8.国境
翌日。
「―― み……君、目が覚めたかい? 」
シモンは、知らない警官に起こされた。ぼんやりとしたまま、首だけ左右に動かして、部屋の様子を見る。
そこは病室だった。左を見ると、窓の外に青空があって、右を見ると、大怪我を負って全身を包帯で巻かれ、ミイラになっている青年が、ボーっと天井を見つめている。
警官は返事を待たずに続ける。
「ここはフランスとイタリアの国境にある病院だよ。君がベッドを右から降りればイタリアだし、左から降りればフランスさ。パスポートは持ってるかい?」
「……フランスはEUから抜けてないから」
「ふふっ。そうだった」
警官は笑うが、シモンは笑わない。そして、シモンは聞く。
「もう一人、おジイさんがいなかった」
警官は首を横に振る。
「トラックで寝てたのは、君たち二人だけだったよ。オレがいるのは、君たちの村が被害を受けた件で……えーと、事情聴取ってやつさ。あ、そうだ。テレビをつけよう」
警官がテレビをつける。
「このテレビカード、結構高いんだ。あ、もちろんオレの奢りだよ? 」
ニュースが映る。女性アナウンサーが、淡々と原稿を読み上げている。
「昨夜、イタリア国境沿い、アルプス山脈の麓にあるイゾラグ村が、人を襲う熊による甚大な被害を受けました。犠牲者は百名を超え、行方不明者は一名。そして、村から六十キロ離れた車道にて、青年一人と少年一人が保護され、国境の病院で治療を受けているとのことです」
それから画面が切り替わり、戦車に乗る軍人の写真が映し出される。
「そして、この行方不明の方というのが、トマ・モルガンさん。かつてはフランス陸軍の一員として活躍し、その功績から、軍事関係者の間で英雄と称えられていました。退役後はイゾラグ村で過ごされていたということで、現在も捜索が続いています」
続けて、イゾラグの森の空撮映像。
「村の猟師と熊の戦闘が行われた森林では、既に五十頭を超える熊の遺体と、多数の人の遺体が発見されています。このような熊の集団行動は極めて稀であり、熊の中には、通常の個体のサイズをはるかに上回る個体も確認されており、突然変異と見られています―― 」
そこに、隣で寝ていたさっきの青年が口を挟む。
「にしても、お前もよく生き残ったな。あのジイさんの金魚のフンだろ? 」
シモンは、ミイラのくせに元気に喋るヤツだな、と思った。
「それも、とびきり上等なフンだよ」
シモンの冗談に青年は笑って、それから何も言わなかった。
シモンはテレビから目をそらして、窓側に目を向ける。すると、パイプ椅子に、古びたレコーダーと、腕時計が置かれているのに気づいた。レコーダーを手に取り、再生しようと試みる。だが、どこを操作すればいいか分からない。
「じれったいな。かせよ」
操作が分からないシモンを見て、青年が手を差し出した。シモンはそちらにレコーダーを投げつけた。
「いってぇッ!! 」
最初に雨風の酷いノイズが入ったが、途中からマシになった。聞こえてきたのは、モルガンの声だった。

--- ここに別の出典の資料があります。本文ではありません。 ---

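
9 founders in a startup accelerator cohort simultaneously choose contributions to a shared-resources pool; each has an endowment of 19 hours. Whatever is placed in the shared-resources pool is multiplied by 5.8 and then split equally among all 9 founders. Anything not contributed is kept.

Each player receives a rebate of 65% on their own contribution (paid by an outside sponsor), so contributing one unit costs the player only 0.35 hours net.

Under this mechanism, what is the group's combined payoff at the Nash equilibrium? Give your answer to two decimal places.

1102.95 hours

The effective private return per unit is now (5.8/9) / 0.35 = 1.8413 > 1, so every player's dominant strategy flips to full contribution.
So the Nash equilibrium is full contribution by all 9; the group earns 9 × (19 × 0.65 + 5.8 × 19) = 1102.95.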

「こちらモルガン。シモンとアランへ、最後の通達を行う。俺は、
それから、数拍空いて、また声が聞こえる。
「以上。最後の通達を終了する。諸君らのこれからの人生に幸あれ」
音声はそこで終わった。
青年アランはため息をつき、シモンは顔を暗くする。
「オレはお邪魔だね。出てくよ」
警官は、そう言って病室を出た。
しばらく静かだった。
廊下を誰かが歩いていった。窓の外で、カラスが鳴いた。
「お前、ジイさん死んだと思うか? 」
アランが聞く。
「分からない」
シモンが答える。
交わされた会話は、それだけだった。
一週間後。
イゾラグで、村人の葬儀は行われた。